Most women aren't conscious of any immediate impact of the abortion on their emotional lives. They will sincerely say that it had no effect on them. Years may pass without any sense of any problems. Then, some event will trigger sad recollections of the abortion and the sense of loss of the missing child in their lives. If the women are fortunate, they will be given the opportunity to grieve, pray, and seek forgiveness. Then healing and health become possible.

The question that remains for the woman is: How did having that abortion shape my life? What kind of life would I have had if I hadn't had the abortion?

What kinds of decisions would I have made differently?

Abby's story shows how her own abortion dramatically shaped her life. Everything appears so "unplanned," yet her decisions and the life-style she adopts go very much to "plan" if we recognize that she is working so hard to avoid facing the sadness and pain from her abortion and any questions that her abortion raises in her mind about the person she is. It is that little hidden secret that drives her, without her knowing it. It is unlikely that she would have signed up to help at Planned Parenthood if she hadn't needed to justify her own abortion.

Abby admits to the conflict she feels in her work at Planned Parenthood, but she clings to the justification that women should have a choice. This helps her to justify her own choice. The wall she has built up to shield her conscience from her own abortion comes falling down when she is confronted with the vision of the actual abortion. She finally faces the truth about what abortion really is all about and then she can't help but face her own truths. She is one of the fortunate ones who gets the opportunity to grieve and pray.
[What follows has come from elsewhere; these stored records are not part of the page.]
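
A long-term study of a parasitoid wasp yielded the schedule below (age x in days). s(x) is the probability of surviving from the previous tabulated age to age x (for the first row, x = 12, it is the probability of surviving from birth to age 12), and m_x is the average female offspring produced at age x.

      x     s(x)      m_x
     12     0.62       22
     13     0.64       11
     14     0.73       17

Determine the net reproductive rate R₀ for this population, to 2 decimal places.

Survivorship from birth: l_x = s_12·s_13·…·s_x.
  l_12 = 0.62000
  l_13 = 0.39680
  l_14 = 0.28966
R₀ = Σ l_x m_x:
  age 12: 0.62000 × 22 = 13.6400
  age 13: 0.39680 × 11 = 4.3648
  age 14: 0.28966 × 17 = 4.9242
R₀ = 13.6400 + 4.3648 + 4.9242 = 22.9290

22.93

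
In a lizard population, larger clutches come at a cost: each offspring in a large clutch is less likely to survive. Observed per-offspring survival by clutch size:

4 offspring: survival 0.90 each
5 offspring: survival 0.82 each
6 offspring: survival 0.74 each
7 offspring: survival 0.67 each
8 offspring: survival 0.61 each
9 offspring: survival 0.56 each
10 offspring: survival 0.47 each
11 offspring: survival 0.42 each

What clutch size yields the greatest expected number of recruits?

9

Expected recruits = c × s(c):
  c=4: 4 × 0.90 = 3.600
  c=5: 5 × 0.82 = 4.100
  c=6: 6 × 0.74 = 4.440
  c=7: 7 × 0.67 = 4.690
  c=8: 8 × 0.61 = 4.880
  c=9: 9 × 0.56 = 5.040
  c=10: 10 × 0.47 = 4.700
  c=11: 11 × 0.42 = 4.620
Maximum at c = 9 (5.040 recruits).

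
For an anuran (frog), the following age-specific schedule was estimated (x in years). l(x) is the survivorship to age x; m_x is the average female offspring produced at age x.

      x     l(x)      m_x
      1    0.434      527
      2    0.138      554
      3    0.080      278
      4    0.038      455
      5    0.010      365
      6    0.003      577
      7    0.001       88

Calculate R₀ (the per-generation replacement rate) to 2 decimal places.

350.17

R₀ = Σ l(x) m_x:
  age 1: 0.434 × 527 = 228.7180
  age 2: 0.138 × 554 = 76.4520
  age 3: 0.080 × 278 = 22.2400
  age 4: 0.038 × 455 = 17.2900
  age 5: 0.010 × 365 = 3.6500
  age 6: 0.003 × 577 = 1.7310
  age 7: 0.001 × 88 = 0.0880
R₀ = 228.7180 + 76.4520 + 22.2400 + 17.2900 + 3.6500 + 1.7310 + 0.0880 = 350.1690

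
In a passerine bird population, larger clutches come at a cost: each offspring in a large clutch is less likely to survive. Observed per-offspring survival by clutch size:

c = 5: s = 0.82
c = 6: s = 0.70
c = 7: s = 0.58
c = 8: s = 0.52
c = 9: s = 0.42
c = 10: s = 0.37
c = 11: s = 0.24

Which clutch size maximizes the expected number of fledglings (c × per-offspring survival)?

Expected fledglings = c × s(c):
  c=5: 5 × 0.82 = 4.100
  c=6: 6 × 0.70 = 4.200
  c=7: 7 × 0.58 = 4.060
  c=8: 8 × 0.52 = 4.160
  c=9: 9 × 0.42 = 3.780
  c=10: 10 × 0.37 = 3.700
  c=11: 11 × 0.24 = 2.640
Maximum at c = 6 (4.200 fledglings).

6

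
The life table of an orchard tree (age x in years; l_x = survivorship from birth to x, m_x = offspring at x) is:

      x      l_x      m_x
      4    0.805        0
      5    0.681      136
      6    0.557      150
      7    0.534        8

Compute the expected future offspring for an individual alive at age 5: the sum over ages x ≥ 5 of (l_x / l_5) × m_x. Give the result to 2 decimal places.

264.96

l_5 = 0.681. Conditional survival from age 5 to x is l_x / l_5.
  x=5: (0.681/0.681) × 136 = 136.0000
  x=6: (0.557/0.681) × 150 = 122.6872
  x=7: (0.534/0.681) × 8 = 6.2731
Sum = 136.0000 + 122.6872 + 6.2731 = 264.9604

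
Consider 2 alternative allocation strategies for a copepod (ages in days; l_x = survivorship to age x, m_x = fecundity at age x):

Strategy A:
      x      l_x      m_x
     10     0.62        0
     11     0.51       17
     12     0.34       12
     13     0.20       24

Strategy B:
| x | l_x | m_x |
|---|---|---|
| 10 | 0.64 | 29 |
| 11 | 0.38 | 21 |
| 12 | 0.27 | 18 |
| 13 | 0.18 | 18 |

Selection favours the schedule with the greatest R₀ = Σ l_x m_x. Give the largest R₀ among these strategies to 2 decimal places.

Strategy A: R₀ = 0.62×0 + 0.51×17 + 0.34×12 + 0.20×24 = 17.5500
Strategy B: R₀ = 0.64×29 + 0.38×21 + 0.27×18 + 0.18×18 = 34.6400
Highest R₀: strategy B with 34.6400.

34.64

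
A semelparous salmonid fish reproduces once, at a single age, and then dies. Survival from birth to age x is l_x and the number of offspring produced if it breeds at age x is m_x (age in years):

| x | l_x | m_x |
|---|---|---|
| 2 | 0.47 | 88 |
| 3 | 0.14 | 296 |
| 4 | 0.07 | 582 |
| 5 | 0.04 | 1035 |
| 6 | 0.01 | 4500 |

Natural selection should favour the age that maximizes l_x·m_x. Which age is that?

6

Expected offspring if breeding at age x = l_x × m_x:
  age 2: 0.47 × 88 = 41.360
  age 3: 0.14 × 296 = 41.440
  age 4: 0.07 × 582 = 40.740
  age 5: 0.04 × 1035 = 41.400
  age 6: 0.01 × 4500 = 45.000
Maximum at age 6 (45.000).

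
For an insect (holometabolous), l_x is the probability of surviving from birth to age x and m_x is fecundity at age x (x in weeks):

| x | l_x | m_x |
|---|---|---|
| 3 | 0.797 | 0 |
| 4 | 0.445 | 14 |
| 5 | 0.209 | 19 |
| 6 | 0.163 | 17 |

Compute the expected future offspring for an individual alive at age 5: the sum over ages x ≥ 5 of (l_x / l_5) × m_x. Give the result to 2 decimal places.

l_5 = 0.209. Conditional survival from age 5 to x is l_x / l_5.
  x=5: (0.209/0.209) × 19 = 19.0000
  x=6: (0.163/0.209) × 17 = 13.2584
Sum = 19.0000 + 13.2584 = 32.2584

32.26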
Abby's book appropriately deals only with her experiences on the front lines of the abortion conflict, both inside and outside the abortion center. For those of us working in other parts of the movement, such as education, legislation, and political action, this book is a powerful reminder of why we work so hard. It is the disturbing, sad and painful face of all those individual women victimized by abortion and the terrible loss of life going on in the midst of our communities.